Vancouver-based TAG announced over the weekend it was talking with several advisory firms about the company’s New Zealand operations.
Options being considered are an outright sale of some or all of its New Zealand interests and facilities; consideration of potential merger opportunities; farming-out certain prospects to industry participants; and new joint venture opportunities that met the company’s risk profile.
“With the Cheal production facility fully operational, TAG is in an excellent position to leverage its New Zealand oil and gas assets,” company chief executive Garth Johnson said, referring to TAG’s 30.5% stake in the small onshore Taranaki oil field operated by Austral Pacific Energy (69.5%).
Cheal started commercial production late last month, with initial flows of about 850 barrels per day that are scheduled to increase to 1200-1500bpd from early next year.

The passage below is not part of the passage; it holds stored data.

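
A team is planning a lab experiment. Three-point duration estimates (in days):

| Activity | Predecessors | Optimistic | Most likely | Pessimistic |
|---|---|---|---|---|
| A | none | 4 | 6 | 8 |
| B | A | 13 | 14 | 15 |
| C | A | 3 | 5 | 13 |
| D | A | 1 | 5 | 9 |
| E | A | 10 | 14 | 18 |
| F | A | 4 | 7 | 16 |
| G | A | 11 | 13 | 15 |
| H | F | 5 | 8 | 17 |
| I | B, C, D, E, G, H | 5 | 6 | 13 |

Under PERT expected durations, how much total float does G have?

4 days

te_A = (4 + 4·6 + 8)/6 = 36/6 = 6
te_B = (13 + 4·14 + 15)/6 = 84/6 = 14
te_C = (3 + 4·5 + 13)/6 = 36/6 = 6
te_D = (1 + 4·5 + 9)/6 = 30/6 = 5
te_E = (10 + 4·14 + 18)/6 = 84/6 = 14
te_F = (4 + 4·7 + 16)/6 = 48/6 = 8
te_G = (11 + 4·13 + 15)/6 = 78/6 = 13
te_H = (5 + 4·8 + 17)/6 = 54/6 = 9
te_I = (5 + 4·6 + 13)/6 = 42/6 = 7

Forward pass:
ES_A = 0; EF_A = 6
ES_B = 6; EF_B = 6+14 = 20
ES_C = 6; EF_C = 6+6 = 12
ES_D = 6; EF_D = 6+5 = 11
ES_E = 6; EF_E = 6+14 = 20
ES_F = 6; EF_F = 6+8 = 14
ES_G = 6; EF_G = 6+13 = 19
ES_H = 14; EF_H = 14+9 = 23
ES_I = max(EF_B=20, EF_C=12, EF_D=11, EF_E=20, EF_G=19, EF_H=23) = 23; EF_I = 23+7 = 30
Expected project duration μ = 30 days. Critical path: A → F → H → I.

Backward pass:
LF_I = 30; LS_I = 30−7 = 23
LF_H = LS_I = 23; LS_H = 23−9 = 14
LF_G = LS_I = 23; LS_G = 23−13 = 10
LF_F = LS_H = 14; LS_F = 14−8 = 6
LF_E = LS_I = 23; LS_E = 23−14 = 9
LF_D = LS_I = 23; LS_D = 23−5 = 18
LF_C = LS_I = 23; LS_C = 23−6 = 17
LF_B = LS_I = 23; LS_B = 23−14 = 9
LF_A = min(LS_B=9, LS_C=17, LS_D=18, LS_E=9, LS_F=6, LS_G=10) = 6; LS_A = 6−6 = 0
Slack_G = LS_G − ES_G = 10 − 6 = 4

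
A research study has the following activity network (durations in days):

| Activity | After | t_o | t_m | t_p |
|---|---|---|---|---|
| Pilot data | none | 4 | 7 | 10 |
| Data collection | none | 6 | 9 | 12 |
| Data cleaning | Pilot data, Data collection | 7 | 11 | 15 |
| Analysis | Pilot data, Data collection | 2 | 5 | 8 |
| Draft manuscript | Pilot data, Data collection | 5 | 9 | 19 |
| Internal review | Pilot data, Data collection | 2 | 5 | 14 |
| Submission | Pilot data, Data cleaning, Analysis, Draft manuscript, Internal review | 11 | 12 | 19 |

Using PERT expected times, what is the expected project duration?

te_Pilot data = (4 + 4·7 + 10)/6 = 42/6 = 7
te_Data collection = (6 + 4·9 + 12)/6 = 54/6 = 9
te_Data cleaning = (7 + 4·11 + 15)/6 = 66/6 = 11
te_Analysis = (2 + 4·5 + 8)/6 = 30/6 = 5
te_Draft manuscript = (5 + 4·9 + 19)/6 = 60/6 = 10
te_Internal review = (2 + 4·5 + 14)/6 = 36/6 = 6
te_Submission = (11 + 4·12 + 19)/6 = 78/6 = 13

Forward pass:
ES_Pilot data = 0; EF_Pilot data = 7
ES_Data collection = 0; EF_Data collection = 9
ES_Data cleaning = max(EF_Pilot data=7, EF_Data collection=9) = 9; EF_Data cleaning = 9+11 = 20
ES_Analysis = max(EF_Pilot data=7, EF_Data collection=9) = 9; EF_Analysis = 9+5 = 14
ES_Draft manuscript = max(EF_Pilot data=7, EF_Data collection=9) = 9; EF_Draft manuscript = 9+10 = 19
ES_Internal review = max(EF_Pilot data=7, EF_Data collection=9) = 9; EF_Internal review = 9+6 = 15
ES_Submission = max(EF_Pilot data=7, EF_Data cleaning=20, EF_Analysis=14, EF_Draft manuscript=19, EF_Internal review=15) = 20; EF_Submission = 20+13 = 33
Expected project duration μ = 33 days. Critical path: Data collection → Data cleaning → Submission.

33 days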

Johnson said Cheal was TAG’s primary asset, with total 2P (proved and probable) recoverable reserves independently assessed at about 2.6 million barrels of oil.
But the company also held other onshore Taranaki high-graded exploration prospects with “significant resource potential”.

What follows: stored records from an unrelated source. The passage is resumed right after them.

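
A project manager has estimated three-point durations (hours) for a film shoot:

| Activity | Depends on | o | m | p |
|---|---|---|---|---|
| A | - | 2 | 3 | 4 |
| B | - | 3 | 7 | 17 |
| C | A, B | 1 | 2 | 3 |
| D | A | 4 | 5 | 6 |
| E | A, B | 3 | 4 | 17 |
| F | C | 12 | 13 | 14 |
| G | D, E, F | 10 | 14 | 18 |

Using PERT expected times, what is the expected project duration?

te_A = (2 + 4·3 + 4)/6 = 18/6 = 3
te_B = (3 + 4·7 + 17)/6 = 48/6 = 8
te_C = (1 + 4·2 + 3)/6 = 12/6 = 2
te_D = (4 + 4·5 + 6)/6 = 30/6 = 5
te_E = (3 + 4·4 + 17)/6 = 36/6 = 6
te_F = (12 + 4·13 + 14)/6 = 78/6 = 13
te_G = (10 + 4·14 + 18)/6 = 84/6 = 14

Forward pass:
ES_A = 0; EF_A = 3
ES_B = 0; EF_B = 8
ES_C = max(EF_A=3, EF_B=8) = 8; EF_C = 8+2 = 10
ES_D = 3; EF_D = 3+5 = 8
ES_E = max(EF_A=3, EF_B=8) = 8; EF_E = 8+6 = 14
ES_F = 10; EF_F = 10+13 = 23
ES_G = max(EF_D=8, EF_E=14, EF_F=23) = 23; EF_G = 23+14 = 37
Expected project duration μ = 37 hours. Critical path: B → C → F → G.

37 hours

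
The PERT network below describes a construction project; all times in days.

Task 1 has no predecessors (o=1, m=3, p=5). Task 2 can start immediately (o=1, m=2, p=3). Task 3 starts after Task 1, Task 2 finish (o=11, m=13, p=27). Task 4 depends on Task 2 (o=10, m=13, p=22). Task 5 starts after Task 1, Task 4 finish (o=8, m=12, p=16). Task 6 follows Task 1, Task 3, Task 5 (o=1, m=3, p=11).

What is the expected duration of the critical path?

te_Task 1 = (1 + 4·3 + 5)/6 = 18/6 = 3
te_Task 2 = (1 + 4·2 + 3)/6 = 12/6 = 2
te_Task 3 = (11 + 4·13 + 27)/6 = 90/6 = 15
te_Task 4 = (10 + 4·13 + 22)/6 = 84/6 = 14
te_Task 5 = (8 + 4·12 + 16)/6 = 72/6 = 12
te_Task 6 = (1 + 4·3 + 11)/6 = 24/6 = 4

Forward pass:
ES_Task 1 = 0; EF_Task 1 = 3
ES_Task 2 = 0; EF_Task 2 = 2
ES_Task 3 = max(EF_Task 1=3, EF_Task 2=2) = 3; EF_Task 3 = 3+15 = 18
ES_Task 4 = 2; EF_Task 4 = 2+14 = 16
ES_Task 5 = max(EF_Task 1=3, EF_Task 4=16) = 16; EF_Task 5 = 16+12 = 28
ES_Task 6 = max(EF_Task 1=3, EF_Task 3=18, EF_Task 5=28) = 28; EF_Task 6 = 28+4 = 32
Expected project duration μ = 32 days. Critical path: Task 2 → Task 4 → Task 5 → Task 6.

32 days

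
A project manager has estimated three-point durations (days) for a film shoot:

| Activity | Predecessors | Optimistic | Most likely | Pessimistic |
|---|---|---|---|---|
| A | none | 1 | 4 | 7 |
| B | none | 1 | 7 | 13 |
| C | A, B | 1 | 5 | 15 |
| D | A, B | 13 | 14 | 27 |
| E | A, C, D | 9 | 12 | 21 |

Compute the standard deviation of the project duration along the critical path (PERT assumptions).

te_A = (1 + 4·4 + 7)/6 = 24/6 = 4; σ²_A = ((7−1)/6)² = 1.000
te_B = (1 + 4·7 + 13)/6 = 42/6 = 7; σ²_B = ((13−1)/6)² = 4.000
te_C = (1 + 4·5 + 15)/6 = 36/6 = 6; σ²_C = ((15−1)/6)² = 5.444
te_D = (13 + 4·14 + 27)/6 = 96/6 = 16; σ²_D = ((27−13)/6)² = 5.444
te_E = (9 + 4·12 + 21)/6 = 78/6 = 13; σ²_E = ((21−9)/6)² = 4.000

Forward pass:
ES_A = 0; EF_A = 4
ES_B = 0; EF_B = 7
ES_C = max(EF_A=4, EF_B=7) = 7; EF_C = 7+6 = 13
ES_D = max(EF_A=4, EF_B=7) = 7; EF_D = 7+16 = 23
ES_E = max(EF_A=4, EF_C=13, EF_D=23) = 23; EF_E = 23+13 = 36
Expected project duration μ = 36 days. Critical path: B → D → E.

Variance along critical path = 4.000 + 5.444 + 4.000 = 13.444
σ = √13.444 = 3.667 days

3.67 days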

These included the Cardiff deep gas prospect (TAG 15.1% interest), Kahili deep gas prospect (TAG 15%), Waitoriki deep gas prospect (TAG 45%), Onaero gas prospect (TAG 16.67%), and the Crossroads oil prospect (TAG 30.5%).
Johnson said there was no assurance the review would result in any commercial transactions.
Earlier this year TAG clashed with private company Green Gate over plans to drill Kate-1 in onshore Canterbury licence PEP 38260 and has now withdrawn from that permit and relinquished another Canterbury licence, PEP 38256.
TAG was also involved in some disappointing shallow onshore Taranaki wells – including Mangamingi-1 (PEP 38758, TAG 100%) and Ratanui-1 (PEP 38741, operator Austral, 55%, TAG, 45%) – and decided to abandon shallow (Miocene-aged) exploration.
The company is now concentrating on Eocene-aged onshore plays, largely in onshore Taranaki, with a few wells in high-risk frontier regions, including the East Coast Basin licence PEP 38342.